Rajan, ex-economista do Fundo Monetário Internacional (FMI), era popular entre investidores estrangeiros por seus esforços para controlar a inflação e ganhou prestígio por ajudar a salvar a Índia de sua pior crise de câmbio em mais de duas décadas após assumir em setembro de 2013.
Mas em uma carta à equipe ele disse que planeja retornar à academia, mesmo que duas de suas ações - a criação de um comitê de política monetária para determinar taxas de juros e uma limpeza do setor bancário - permaneceram não concluídas. Embora festejado por investidores, Rajan enfrentou fortes críticas de membros do partido de direita do primeiro-ministro Narendra Modi.
Índia, em crescimento
Países continentais entre os cinco mais populosos do mundo, o Brasil e a Índia ocupavam posições próximas em 2014 no ranking de Produto Interno Bruto (PIB) elaborado pelo Banco Mundial. O PIB brasileiro, de US$ 2,35 trilhões, estava em sétimo lugar e o indiano, de US$ 2,05 trilhões, na nona posição.
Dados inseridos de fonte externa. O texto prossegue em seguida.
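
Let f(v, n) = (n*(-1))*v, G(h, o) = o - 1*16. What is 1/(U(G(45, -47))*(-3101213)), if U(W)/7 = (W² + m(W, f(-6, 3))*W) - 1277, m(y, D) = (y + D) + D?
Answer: -1/95365400963 ≈ -1.0486e-11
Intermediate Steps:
G(h, o) = -16 + o (G(h, o) = o - 16 = -16 + o)
f(v, n) = -n*v (f(v, n) = (-n)*v = -n*v)
m(y, D) = y + 2*D (m(y, D) = (D + y) + D = y + 2*D)
U(W) = -8939 + 7*W² + 7*W*(36 + W) (U(W) = 7*((W² + (W + 2*(-1*3*(-6)))*W) - 1277) = 7*((W² + (W + 2*18)*W) - 1277) = 7*((W² + (W + 36)*W) - 1277) = 7*((W² + (36 + W)*W) - 1277) = 7*((W² + W*(36 + W)) - 1277) = 7*(-1277 + W² + W*(36 + W)) = -8939 + 7*W² + 7*W*(36 + W))
1/(U(G(45, -47))*(-3101213)) = 1/((-8939 + 14*(-16 - 47)² + 252*(-16 - 47))*(-3101213)) = -1/3101213/(-8939 + 14*(-63)² + 252*(-63)) = -1/3101213/(-8939 + 14*3969 - 15876) = -1/3101213/(-8939 + 55566 - 15876) = -1/3101213/30751 = (1/30751)*(-1/3101213) = -1/95365400963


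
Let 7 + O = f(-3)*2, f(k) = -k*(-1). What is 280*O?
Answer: -3640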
Na favela de Dharavi, em Mumbai, na Índia, com 1,2 milhões de habitantes, apenas 1% dos barracos tem banheiro
Transcorridos dois anos, houve uma mudança substancial. A Índia, economia de maior crescimento no mundo em 2015, com uma expansão de 7,5% e previsão de alcançar a mesma taxa neste ano, ultrapassará o Brasil, com variação negativa de 3,8% em 2015 e projeção de um novo recuo neste ano, de 3,73%.
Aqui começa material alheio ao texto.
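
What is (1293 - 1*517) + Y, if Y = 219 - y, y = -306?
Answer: 1301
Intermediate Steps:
Y = 525 (Y = 219 - 1*(-306) = 219 + 306 = 525)
(1293 - 1*517) + Y = (1293 - 1*517) + 525 = (1293 - 517) + 525 = 776 + 525 = 1301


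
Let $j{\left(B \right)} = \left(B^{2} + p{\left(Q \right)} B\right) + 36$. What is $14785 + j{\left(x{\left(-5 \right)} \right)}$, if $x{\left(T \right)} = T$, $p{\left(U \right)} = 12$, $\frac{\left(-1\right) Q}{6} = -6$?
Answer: $14786$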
O colapso das cotações do petróleo explica parte das mudanças de desempenho. Na Índia, o preço baixo estimulou a atividade econômica, melhorou as contas do governo, reduziu a vulnerabilidade externa e contribuiu para baixar a inflação, segundo o Fundo Monetário Internacional.
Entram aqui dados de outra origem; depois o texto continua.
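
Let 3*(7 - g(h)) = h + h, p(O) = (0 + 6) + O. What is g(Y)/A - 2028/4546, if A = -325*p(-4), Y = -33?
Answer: -725017/1477450 ≈ -0.49072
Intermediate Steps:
p(O) = 6 + O
g(h) = 7 - 2*h/3 (g(h) = 7 - (h + h)/3 = 7 - 2*h/3)
A = -650 (A = -325*(6 - 4) = -325*2 = -650)
g(Y)/A - 2028/4546 = (7 - ⅔*(-33))/(-650) - 2028/4546 = (7 + 22)*(-1/650) - 2028*1/4546 = 29*(-1/650) - 1014/2273 = -29/650 - 1014/2273 = -725017/1477450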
Na favela de Dharavi, em Mumbai, uma das maiores do mundo, com 1,2 milhão de habitantes, o equivalente a 55% da população da cidade, somente 1% das habitações tem banheiro. Ao menos um bom exemplo o Brasil teve a oferecer. A experiência do Bolsa Família foi debatida na Índia, que decidiu adotar um programa semelhante de transferências financeiras, noticiaram jornais de Nova Délhi.